During Baking & Snack’s visit, the bakery produced mini sesame crackers. Employees manually snap the crackers into minis and put 40 to 42 pieces into plastic trays. The trays pass through a Bosch Doboy flow wrapper, metal detector and a Hitachi industrial inkjet printer that adds code dates and lot tracking data to the packaging before they are packed 12 into a case. A variety of other packaging systems can be rolled into place for boxed, bagged and bulk-packaged products.
Room for expansion
The Charlotte facility’s production mirrors the Tukwila operation. The biggest difference is that the custom-designed sheeter and oven are 40% wider. About 50 employees work three 8-hour shifts three to four days a week as the company further ramps up its business. “This facility also has the extra space to drop in additional production capacity to support incremental business growth,” Mr. Pigott observed.
La Panzanella currently sells about as many products in Washington and Oregon as it does from Virginia to Maine. Expanding to the East Coast provides a huge opportunity for growth. “If you think of the relative population sizes, we should be doing 10 times the business in the Northeastern corridor than we do around here,” he said. “But the market is different out East. There are a lot more small stores and fewer large chains, and it’s expensive to ship product there. Now that we have the Charlotte plant, those distribution issues go away.”
In an effort to expand internationally, La Panzanella lined up distributors in Canada, England and New Zealand, and the company recently exhibited at shows in Japan, Singapore, Germany and France. Additionally, it’s exploring ventures in Australia and parts of Asia. The company is developing smaller packaging formats for the Asian and European markets as well as exploring ways to extend the products’ shelf life.

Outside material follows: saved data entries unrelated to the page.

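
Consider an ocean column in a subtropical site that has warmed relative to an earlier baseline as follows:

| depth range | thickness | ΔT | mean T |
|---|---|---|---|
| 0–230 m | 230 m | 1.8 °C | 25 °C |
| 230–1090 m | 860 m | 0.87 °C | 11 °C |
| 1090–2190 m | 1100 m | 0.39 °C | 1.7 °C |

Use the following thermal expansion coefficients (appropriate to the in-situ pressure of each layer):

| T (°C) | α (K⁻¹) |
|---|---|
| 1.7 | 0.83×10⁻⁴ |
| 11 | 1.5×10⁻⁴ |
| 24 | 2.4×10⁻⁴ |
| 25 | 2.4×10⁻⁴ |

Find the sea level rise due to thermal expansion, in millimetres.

Layer 1 at 25 °C → α = 2.4×10⁻⁴ K⁻¹
Layer 2 at 11 °C → α = 1.5×10⁻⁴ K⁻¹
Layer 3 at 1.7 °C → α = 0.83×10⁻⁴ K⁻¹
Layer 1: 230 × 2.4×10⁻⁴ × 1.8 = 0.09936 m
860 × 0.87 × 1.5×10⁻⁴ = 0.11223 m
1090–2190 m: 0.83×10⁻⁴ × 0.39 × 1100 = 0.035607 m
Δh = 0.09936 + 0.11223 + 0.035607 = 0.247197 m

Δh = 247 mm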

Eyeing new national and international markets is part of a long-term strategy to double the company’s revenues over the next five years. For Mr. Pigott, chasing the fast buck is in his dot-com past. Now, he’d rather play by a different set of rules. “We’re profitable and want to remain profitable,” he said. “It’s not only about growth. It’s about remaining healthy, and we want to be prudent in how we grow.”